For an adult, the role of your parent in your life changes greatly from when you were a child. As a child, you depended on them for everything-food, shelter, clothing, guidance and love. As an adult, you don’t rely on your parents to care for your basic needs any longer; but their role in your life is more as a consultant than a direct care giver.
Per Wikipedia, Consulting Guru Peter Block defines a consultant “as someone who has influence over an individual or group, or organization, but who has no direct authority to implement changes.” In the consulting role in our lives, our parents use their life experience and life skills to give us advice. They work with us to help us to find solutions to the problems in our lives, by gathering information about the situation and by providing historical data about us and our lives.
Often, I can remember discussing a problem that I was having at work or with my son, and my mother would relate a similar story that happened earlier in my life. She would discuss how I handled the situation then and the results. This information would always allow me to develop a strategy and a plan of action. Or she would remind me my son’s behavior that I was complaining about was something that I too did as a child and that I turned out okay. For me, one of the most valuable contributions that my mother made to my adult life was keeping me grounded in the events of my past. It is difficult to know where you are going if you don’t know where you have been.

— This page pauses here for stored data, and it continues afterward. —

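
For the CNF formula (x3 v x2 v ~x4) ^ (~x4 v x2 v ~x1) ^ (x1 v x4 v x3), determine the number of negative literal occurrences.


Scan each clause for negated literals.
Clause 1: 1 negative; Clause 2: 2 negative; Clause 3: 0 negative.
Total negative literal occurrences = 3.

3


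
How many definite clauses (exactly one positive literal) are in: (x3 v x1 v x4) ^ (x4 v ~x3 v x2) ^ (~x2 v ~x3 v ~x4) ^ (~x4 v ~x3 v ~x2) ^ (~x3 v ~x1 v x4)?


A definite clause has exactly one positive literal.
Clause 1: 3 positive -> not definite
Clause 2: 2 positive -> not definite
Clause 3: 0 positive -> not definite
Clause 4: 0 positive -> not definite
Clause 5: 1 positive -> definite
Definite clause count = 1.

1


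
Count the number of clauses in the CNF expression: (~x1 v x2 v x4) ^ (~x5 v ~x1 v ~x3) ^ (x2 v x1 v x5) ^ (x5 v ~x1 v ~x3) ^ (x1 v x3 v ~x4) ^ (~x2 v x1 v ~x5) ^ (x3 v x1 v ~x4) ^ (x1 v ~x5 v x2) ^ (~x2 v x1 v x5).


Each group enclosed in parentheses joined by ^ is one clause.
Counting the conjuncts: 9 clauses.

9


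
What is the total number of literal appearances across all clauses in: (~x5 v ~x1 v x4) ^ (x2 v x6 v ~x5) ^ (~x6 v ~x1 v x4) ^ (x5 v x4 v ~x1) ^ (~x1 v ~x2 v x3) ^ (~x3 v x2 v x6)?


Clause lengths: 3, 3, 3, 3, 3, 3.
Sum = 3 + 3 + 3 + 3 + 3 + 3 = 18.

18


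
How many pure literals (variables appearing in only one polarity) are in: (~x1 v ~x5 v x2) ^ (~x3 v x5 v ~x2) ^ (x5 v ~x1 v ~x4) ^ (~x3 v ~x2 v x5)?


A pure literal appears in only one polarity across all clauses.
Pure literals: x1 (negative only), x3 (negative only), x4 (negative only).
Count = 3.

3


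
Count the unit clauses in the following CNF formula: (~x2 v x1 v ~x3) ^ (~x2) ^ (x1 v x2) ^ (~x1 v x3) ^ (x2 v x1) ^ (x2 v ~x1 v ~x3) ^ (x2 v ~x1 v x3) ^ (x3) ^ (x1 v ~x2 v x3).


A unit clause contains exactly one literal.
Unit clauses found: (~x2), (x3).
Count = 2.

2


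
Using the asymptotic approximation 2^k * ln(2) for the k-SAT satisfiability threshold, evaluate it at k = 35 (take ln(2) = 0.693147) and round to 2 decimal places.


Using the asymptotic formula: threshold ~ 2^k * ln(2).
2^35 = 34359738368.
34359738368 * 0.693147 = 23816349570.56.

23816349570.56


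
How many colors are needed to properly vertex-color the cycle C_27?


An odd cycle cannot be 2-colored: alternating two colors around the cycle returns to the start with a conflict.
Since 27 is odd, three colors are required (and three suffice).
Chromatic number = 3.

3


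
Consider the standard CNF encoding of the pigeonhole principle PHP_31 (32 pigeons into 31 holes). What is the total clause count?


The PHP encoding has two parts:
1) At-least-one-hole clauses: 32 (one per pigeon, each with 31 literals).
2) At-most-one-pigeon-per-hole clauses: 31 holes * C(32,2) = 31 * 496 = 15376.
Total clauses = 32 + 15376 = 15408.

15408


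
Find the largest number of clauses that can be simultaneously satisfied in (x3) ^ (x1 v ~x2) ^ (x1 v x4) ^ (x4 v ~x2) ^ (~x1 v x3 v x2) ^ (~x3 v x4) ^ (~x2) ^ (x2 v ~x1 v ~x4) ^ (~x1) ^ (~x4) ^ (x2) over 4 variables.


Enumerate all 16 truth assignments.
For each, count how many of the 11 clauses are satisfied.
The formula is not fully satisfiable, so the maximum is below 11.
Maximum simultaneously satisfiable clauses = 9.

9


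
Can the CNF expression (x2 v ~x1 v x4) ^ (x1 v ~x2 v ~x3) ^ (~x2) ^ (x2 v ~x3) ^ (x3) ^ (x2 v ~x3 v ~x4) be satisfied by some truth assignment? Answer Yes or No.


Check all 16 possible truth assignments.
Number of satisfying assignments found: 0.
The formula is unsatisfiable.

No


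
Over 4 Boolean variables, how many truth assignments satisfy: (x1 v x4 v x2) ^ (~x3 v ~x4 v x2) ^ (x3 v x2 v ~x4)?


Enumerate all 16 truth assignments over 4 variables.
Test each against every clause.
Satisfying assignments found: 10.

10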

Within the last 12 months, I lost both my mother and my grandmother, and one of the hardest things for me to deal with in these losses is the feeling that there is no one to validate my past.
In addition to being the consultant of my life, my mother was the historian for our extended family, so she was the one to remember everyone’s birthday, anniversaries ect… She was also the story teller. How embarrassing it would be when she would talk about how as a toddler, I would sit in the Living Room with everyone on my pot because I was so proud of my accomplishment of learning to go to the bathroom “like a big girl”. Or how as a toddler, my brother would “steal” any loose change that was lying around and put it in his piggy bank. Oh how I long to hear these stories now.
In the past, if I ever had a question about when something in my life happened I would call my mother and she and my grandmother could always tell me the when, where and how of the event. They were like the investigative reports of my life. So the fact that I am unable to call either of them now to relive my past causes an intense pain that only a person who has lost a parent can understand.
I expressed this sense of lost to my husband and he suggested that I honor my mother’s life and our past together by writing a book about her. At first, I wasn’t really able to do it; but, with his continued “reminders” I sat down one day and started. It was a bit painful at the beginning of the process; but, as I just allowed myself to sit there and just remember and type, it became very therapeutic for me. Instead of focusing on what I had lost, I was able to focus on the infinite wisdom and love my mother gave to me. My feelings of sorry and pity have been replaced with gratitude and love for the time and love that both my mother and grandmother gave to me.
Even if you are not a “writer” there are other ways to honor and celebrate your past with your parent. Below are some suggestions of other ways to do this.
• Create your Family Tree-research your family’s history
o You can use websites like Ancestory.com or the public library in most major cities have workshops and assistance to help you to research your family’s history. This process will allow you to get a better understanding of your history and of yourself.
• Organize your family’s pictures and create photo albums or scrapbook
o There are a ton of websites like Snapfish.com, Mixbook.com and Shutterfly.com where you can scan and download pictures and create to photo books. This would be a great project to remember the good times of your life by pulling out all of the old photos, get them organized and made into a beautiful binder. This will also be a great keepsake for your children and will keep your parent’s memory alive in their hearts as well.
• Paint a picture
o If you are an artist, you can paint a picture of your parent. You can use your imagination or you can re-create your favorite photograph of your parent.
If none of these suggestions work for you, that’s okay. But please take the time and try to think of a way that you can remember and honor the memory of your parent, so that you too can turn your grief into gratitude.
Kim,
Thank you so much for this article. Both of my parents are alive, Mama is 77 & Daddy 75. I have been their financial caregiver for about 6 years now as they are unable to do that for themselves anymore. It’s a difficult process to watch the parents that once took such good care of me be to now be so dependent on me. It is truly a role reversal. I took for granted the love & care in my early years & I’m grateful that I have the opprotunity to give back to them.
I know that both your Mother & Grandmother would be very proud of the wonderful woman you are today & I am proud to call you my friend!